As I thought about the chile rellenos I had ordered, I noticed that the restaurant also had rather bad acoustics, or that it was very loud. Everyone seemed to be having a good time, so I just sat there eating my tortilla chips and salsa.


I was also thinking about the pickup trucks I had been test driving. I was a little way from home, looking for a good deal, when we decided to stop and try this restaurant that my office neighbor at work had recommended. Maybe I was even picturing myself driving on a desolate country road with the window down, listening to hard country music.

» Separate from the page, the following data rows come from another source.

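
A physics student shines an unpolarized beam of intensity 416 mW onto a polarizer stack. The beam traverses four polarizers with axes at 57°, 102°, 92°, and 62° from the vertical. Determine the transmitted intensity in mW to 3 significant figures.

Unpolarized light through the first polarizer → I₁ = 416 mW/2 = 208 mW, polarized at 57°.
I₂ = I₁ · cos²(45°) = 208 · 0.5 = 104 mW.
I₃ = I₂ · cos²(10°) = 104 · 0.9698 = 100.9 mW.
I₄ = I₃ · cos²(30°) = 100.9 · 0.75 = 75.65 mW.

I ≈ 75.6 mW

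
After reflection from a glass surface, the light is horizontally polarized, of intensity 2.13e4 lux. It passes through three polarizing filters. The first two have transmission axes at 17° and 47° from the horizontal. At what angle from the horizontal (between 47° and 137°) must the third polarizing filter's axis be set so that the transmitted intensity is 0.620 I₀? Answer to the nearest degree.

θ ≈ 65°

I₁ = I₀ cos²(17° − 0°) = I₀ cos²(17°) = 0.9145 I₀.
I₂ = I₁ cos²(47° − 17°) = 0.9145 I₀ · cos²(30°) = 0.6859 I₀.
Need I₃/I₀ = 0.62, so cos²(θ − 47°) = 0.62 / 0.6859 = 0.9039.
θ − 47° = arccos(√0.9039) = 18.1°, giving θ ≈ 47 + 18.1 = 65.1°.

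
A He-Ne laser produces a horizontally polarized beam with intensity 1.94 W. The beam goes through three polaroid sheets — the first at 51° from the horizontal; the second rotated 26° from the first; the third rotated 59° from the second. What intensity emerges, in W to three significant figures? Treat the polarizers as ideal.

By Malus's law, I₁ = 1.94 W · cos²(51°) = 0.7683 W.
I₂ = I₁ · cos²(26°) = 0.7683 · 0.8078 = 0.6207 W.
I₃ = I₂ · cos²(59°) = 0.6207 · 0.2653 = 0.1646 W.

I ≈ 0.165 W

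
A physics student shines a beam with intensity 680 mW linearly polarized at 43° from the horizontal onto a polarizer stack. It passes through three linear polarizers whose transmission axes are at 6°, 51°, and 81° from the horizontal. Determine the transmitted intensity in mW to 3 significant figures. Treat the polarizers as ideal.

I ≈ 163 mW

I₁ = 680 mW · cos²(37°) = 433.7 mW.
I₂ = I₁ · cos²(45°) = 433.7 · 0.5 = 216.9 mW.
I₃ = I₂ · cos²(30°) = 216.9 · 0.75 = 162.6 mW.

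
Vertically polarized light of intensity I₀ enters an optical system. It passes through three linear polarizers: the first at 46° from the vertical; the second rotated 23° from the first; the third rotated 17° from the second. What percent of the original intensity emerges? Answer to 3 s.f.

≈ 37.4%

I₁ = I₀ cos²(46° − 0°) = I₀ cos²(46°) = 0.4826 I₀.
I₂ = I₁ cos²(23°) = 0.4826 · 0.8473 I₀ = 0.4089 I₀.
I₃ = I₂ cos²(17°) = 0.4089 · 0.9145 I₀ = 0.3739 I₀.
That is 37.39% of the incident intensity.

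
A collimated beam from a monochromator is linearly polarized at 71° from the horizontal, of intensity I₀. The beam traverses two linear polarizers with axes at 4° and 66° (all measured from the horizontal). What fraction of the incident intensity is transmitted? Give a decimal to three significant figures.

I₁ = I₀ cos²(4° − 71°) = I₀ cos²(67°) = 0.1527 I₀.
I₂ = I₁ cos²(66° − 4°) = 0.1527 I₀ · cos²(62°) = 0.03365 I₀.
Transmitted fraction = 0.03365.

≈ 0.0336 I₀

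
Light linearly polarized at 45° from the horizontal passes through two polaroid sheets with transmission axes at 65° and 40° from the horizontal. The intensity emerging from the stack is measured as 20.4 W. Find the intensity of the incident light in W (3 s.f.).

I₀ ≈ 28.1 W

I₁ = I₀ cos²(65° − 45°) = I₀ cos²(20°) = 0.883 I₀.
I₂ = I₁ cos²(40° − 65°) = 0.883 I₀ · cos²(25°) = 0.7253 I₀.
So 20.4 W = 0.7253 I₀, giving I₀ = 20.4/0.7253 = 28.13 W.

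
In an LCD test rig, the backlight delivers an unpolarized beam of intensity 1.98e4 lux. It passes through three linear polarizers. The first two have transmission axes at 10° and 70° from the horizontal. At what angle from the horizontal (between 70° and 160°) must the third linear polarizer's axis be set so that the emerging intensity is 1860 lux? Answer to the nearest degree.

Unpolarized light through the first polarizer → I₁ = ½ I₀, now polarized at 10°.
I₂ = I₁ cos²(70° − 10°) = 0.5 I₀ · cos²(60°) = 0.125 I₀.
Target fraction: 1860 / 1.98e4 lux = 0.09394 of I₀.
Need I₃/I₀ = 0.09394, so cos²(θ − 70°) = 0.09394 / 0.125 = 0.7515.
θ − 70° = arccos(√0.7515) = 29.9°, giving θ ≈ 70 + 29.9 = 99.9°.

θ ≈ 100°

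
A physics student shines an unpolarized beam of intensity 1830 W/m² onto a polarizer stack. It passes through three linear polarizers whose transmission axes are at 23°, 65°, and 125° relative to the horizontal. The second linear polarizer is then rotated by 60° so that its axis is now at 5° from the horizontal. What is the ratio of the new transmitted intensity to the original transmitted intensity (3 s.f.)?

I_new/I_old ≈ 1.64

Before rotation:
Unpolarized light through the first polarizer → I₁ = ½ I₀, now polarized at 23°.
I₂ = I₁ cos²(65° − 23°) = 0.5 I₀ · cos²(42°) = 0.2761 I₀.
I₃ = I₂ cos²(125° − 65°) = 0.2761 I₀ · cos²(60°) = 0.06903 I₀.
After rotation:
Unpolarized light through the first polarizer → I₁ = ½ I₀, now polarized at 23°.
I₂ = I₁ cos²(5° − 23°) = 0.5 I₀ · cos²(18°) = 0.4523 I₀.
Angle between axes 2 and 3: 60°. I₃ = 0.4523 I₀ · cos²(60°) = 0.1131 I₀.
Ratio = 0.1131 / 0.06903 = 1.638.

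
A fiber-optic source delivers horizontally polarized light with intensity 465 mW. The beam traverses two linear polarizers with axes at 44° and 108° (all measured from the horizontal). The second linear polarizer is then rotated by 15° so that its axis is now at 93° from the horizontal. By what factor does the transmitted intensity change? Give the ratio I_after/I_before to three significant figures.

I_new/I_old ≈ 2.24

Before rotation:
I₁ = I₀ cos²(44° − 0°) = I₀ cos²(44°) = 0.5174 I₀.
I₂ = I₁ cos²(108° − 44°) = 0.5174 I₀ · cos²(64°) = 0.09944 I₀.
After rotation:
I₁ = I₀ cos²(44° − 0°) = I₀ cos²(44°) = 0.5174 I₀.
I₂ = I₁ cos²(93° − 44°) = 0.5174 I₀ · cos²(49°) = 0.2227 I₀.
Ratio = 0.2227 / 0.09944 = 2.24.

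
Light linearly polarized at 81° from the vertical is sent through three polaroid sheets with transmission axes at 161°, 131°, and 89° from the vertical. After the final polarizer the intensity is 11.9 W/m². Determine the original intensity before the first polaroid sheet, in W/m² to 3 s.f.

I₀ ≈ 953 W/m²

I₁ = I₀ cos²(161° − 81°) = I₀ cos²(80°) = 0.03015 I₀.
I₂ = I₁ cos²(131° − 161°) = 0.03015 I₀ · cos²(30°) = 0.02262 I₀.
I₃ = I₂ cos²(89° − 131°) = 0.02262 I₀ · cos²(42°) = 0.01249 I₀.
So 11.9 W/m² = 0.01249 I₀, giving I₀ = 11.9/0.01249 = 952.8 W/m².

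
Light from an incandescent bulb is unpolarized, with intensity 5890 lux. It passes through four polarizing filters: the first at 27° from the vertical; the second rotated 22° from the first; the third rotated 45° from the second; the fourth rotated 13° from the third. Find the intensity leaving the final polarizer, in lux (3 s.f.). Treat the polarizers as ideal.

I ≈ 1200 lux

Unpolarized light through the first polarizer → I₁ = 5890 lux/2 = 2945 lux, polarized at 27°.
I₂ = I₁ · cos²(22°) = 2945 · 0.8597 = 2532 lux.
I₃ = I₂ · cos²(45°) = 2532 · 0.5 = 1266 lux.
I₄ = I₃ · cos²(13°) = 1266 · 0.9494 = 1202 lux.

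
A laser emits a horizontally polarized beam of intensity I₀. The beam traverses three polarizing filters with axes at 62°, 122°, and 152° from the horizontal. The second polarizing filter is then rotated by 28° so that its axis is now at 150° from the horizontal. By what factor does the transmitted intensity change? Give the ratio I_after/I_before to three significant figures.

I_new/I_old ≈ 0.00649

Before rotation:
I₁ = I₀ cos²(62° − 0°) = I₀ cos²(62°) = 0.2204 I₀.
I₂ = I₁ cos²(122° − 62°) = 0.2204 I₀ · cos²(60°) = 0.0551 I₀.
I₃ = I₂ cos²(152° − 122°) = 0.0551 I₀ · cos²(30°) = 0.04133 I₀.
After rotation:
I₁ = I₀ cos²(62° − 0°) = I₀ cos²(62°) = 0.2204 I₀.
I₂ = I₁ cos²(150° − 62°) = 0.2204 I₀ · cos²(88°) = 0.0002684 I₀.
I₃ = I₂ cos²(152° − 150°) = 0.0002684 I₀ · cos²(2°) = 0.0002681 I₀.
Ratio = 0.0002681 / 0.04133 = 0.006488.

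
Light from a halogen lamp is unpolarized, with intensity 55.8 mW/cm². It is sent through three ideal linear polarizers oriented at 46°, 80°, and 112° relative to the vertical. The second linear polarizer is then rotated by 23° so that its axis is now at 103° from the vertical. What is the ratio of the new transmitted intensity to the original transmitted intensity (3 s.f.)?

I_new/I_old ≈ 0.585

Before rotation:
Unpolarized light through the first polarizer → I₁ = ½ I₀, now polarized at 46°.
I₂ = I₁ cos²(80° − 46°) = 0.5 I₀ · cos²(34°) = 0.3437 I₀.
I₃ = I₂ cos²(112° − 80°) = 0.3437 I₀ · cos²(32°) = 0.2471 I₀.
After rotation:
Unpolarized light through the first polarizer → I₁ = ½ I₀, now polarized at 46°.
I₂ = I₁ cos²(103° − 46°) = 0.5 I₀ · cos²(57°) = 0.1483 I₀.
I₃ = I₂ cos²(112° − 103°) = 0.1483 I₀ · cos²(9°) = 0.1447 I₀.
Ratio = 0.1447 / 0.2471 = 0.5854.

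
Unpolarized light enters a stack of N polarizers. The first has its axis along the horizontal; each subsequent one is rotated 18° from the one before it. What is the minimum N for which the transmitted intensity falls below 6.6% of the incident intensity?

First polarizer halves the unpolarized light: factor 1/2.
Each further stage multiplies by cos²(18°) = 0.9045.
After N polarizers: T = 0.5·0.9045^(N−1). Require T < 0.066 ⇒ N−1 > ln(0.066/0.5)/ln(0.9045) = 20.18, so N−1 ≥ 21 and N = 22.
Check: N=22 gives T = 0.06076 < 0.066; N=21 gives T = 0.06718.

N = 22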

Then I noticed my phone was lighting up/ringing. Generally, I would never answer the phone while eating dinner at a restaurant or at home, for that matter. However, the area code looked familiar and it was not my own. It seems that these robocall folks now have gone to using numbers that you think would be local numbers. So, I don’t answer those.


But this area code was from Alabama. I answer calls from Alabama, because that is where I grew up and I thought it might just be important.


When I answered the call, I recognized the voice, but the restaurant noise was causing me to have to work hard to listen and speak loud to respond. It was my oldest daughter’s boyfriend of many years, who lives out of state. He told me would like to drive down and have lunch on Saturday. I said, “Absolutely.”


Of course, when my daughter’s mother, who was sitting across the table from me, realized who it was and what she thought was going on, she kind of lost it. That is what daughters’ mothers do. They should.


There are some things in this life that concern me. This was not one of them. I knew why he was coming and I was good with it. My wife knew why he was coming and she was good with it. When I say “good with it,” I mean very good and happy with it.


Now, I had to go back to worrying about the chile rellenos and the pickup trucks.


The chile rellenos were good, but not as good as the ones that are served by my favorite Mexican restaurant in the city where I live. I am partial to it, because the fellow who owns it is always so nice to me and I have learned I can “trust” his menu (from a next day perspective).


I’ve always wondered about how I would handle it when (and if) a boy asked to marry my daughter. I shouldn’t say boy, this fellow is a man, but with daddies, I think “boys and girls” is meant in a loving way.


Should I have some long talk with this fellow about the seriousness of marriage and commitment and the ups and downs that are involved?


I recently read somewhere that the tradition of asking a girl’s father for her hand in marriage is slowly fading away. They argue that it conveys sexism or chauvinism and treats women like property.


They are wrong. I think it is doggone respectful to ask me. I think it’s a rite of passage of sorts and bonding experience.


I’ve know this young man for a long time and I like him.


We sat and talked and he finally said, “I guess you know why I’m here.” I said, “I do and I’m good with it.” I added a few more things that I honestly can’t remember, but I basically tried to tell him I was there for him, too.


It made me happy.


I decided against the pickup truck for now. Maybe I will wait until I have grandkids and I can throw them in the back and ride down that desolate country road with the window down, listening to hard country music and kids screaming in the back.


Whatever they call me, it better have the word “Daddy” in it.